Semmelweis-Areal: Kulturzentrum statt Leerstand
Wo einst ein Kinderheim war, wird derzeit geputzt, gemalt und gebaut: Der Kunst- und Kulturverein Semmelweisklinik hat sich zur Zwischennutzung im Gebäude Nummer 4 auf dem Semmelweis-Areal eingemietet und will das leerstehende Haus beleben. Wir haben uns das Projekt vor Ort angeschaut.

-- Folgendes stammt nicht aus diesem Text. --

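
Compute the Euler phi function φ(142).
70

142 = 2 × 71
φ(n) = n × ∏(1 - 1/p) for each prime p dividing n
φ(142) = 142 × (1 - 1/2) × (1 - 1/71) = 70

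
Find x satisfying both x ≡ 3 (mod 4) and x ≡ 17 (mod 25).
67

Using Chinese Remainder Theorem:
M = 4 × 25 = 100
M1 = 25, M2 = 4
y1 = 25^(-1) mod 4 = 1
y2 = 4^(-1) mod 25 = 19
x = (3×25×1 + 17×4×19) mod 100 = 67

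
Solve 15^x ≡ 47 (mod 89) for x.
2

Baby-step giant-step with step n = ⌈√89⌉ = 10.
Baby steps 15^j mod 89 (j:value) for j=0..9: 0:1, 1:15, 2:47, 3:82, 4:73, 5:27, 6:49, 7:23, 8:78, 9:13.
h = 47 is already in the table at j=2, so x = 2.
Check: 15^2 ≡ 47 (mod 89).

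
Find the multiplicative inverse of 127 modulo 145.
8

gcd(127, 145) = 1, so the inverse exists.
Extended Euclidean algorithm on (145, 127):
145 = 1 × 127 + 18  ⟹  18 = (1)·145 + (-1)·127
127 = 7 × 18 + 1  ⟹  1 = (-7)·145 + (8)·127
So (8)·127 ≡ 1 (mod 145), i.e. 127^(-1) ≡ 8 (mod 145).
Check: 127 × 8 = 1016 ≡ 1 (mod 145)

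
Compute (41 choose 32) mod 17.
0

Using Lucas' theorem:
Write n=41 and k=32 in base 17:
n in base 17: [2, 7]
k in base 17: [1, 15]
C(41,32) mod 17 = ∏ C(n_i, k_i) mod 17
Digit binomials (mod 17): C(2,1) = 2; C(7,15) = 0 (k_i > n_i)
Product: 2 × 0 = 0 ≡ 0 (mod 17)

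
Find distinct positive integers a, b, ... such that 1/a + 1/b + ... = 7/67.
1/10 + 1/224 + 1/75040

Greedy algorithm:
7/67: ceiling(67/7) = 10, use 1/10
3/670: ceiling(670/3) = 224, use 1/224
1/75040: ceiling(75040/1) = 75040, use 1/75040
Result: 7/67 = 1/10 + 1/224 + 1/75040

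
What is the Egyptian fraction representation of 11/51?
1/5 + 1/64 + 1/16320

Greedy algorithm:
11/51: ceiling(51/11) = 5, use 1/5
4/255: ceiling(255/4) = 64, use 1/64
1/16320: ceiling(16320/1) = 16320, use 1/16320
Result: 11/51 = 1/5 + 1/64 + 1/16320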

Ein gelbes Bobbycar in Form eines VW Käfers – oder zumindest das, was davon übrig ist – steht im Keller des Hauses mit der Nummer 4 am Semmelweis-Areal in Wien-Währing. Die Vorderreifen fehlen, eine dicke Staubschicht überzieht die Motorhaube, der Lack hat Kratzer. Der Verputz der Wände im Keller ist an manchen Stellen längst abgebröckelt, an anderen geben grüne Abdrücke von Kinderhänden Einblick in die Vergangenheit des Hauses: Bis in die 70er-Jahre war darin ein Kinderheim untergebracht, später auch Büros, Wäscherei und Großküche der Semmelweis-Frauen- und Geburtsklinik.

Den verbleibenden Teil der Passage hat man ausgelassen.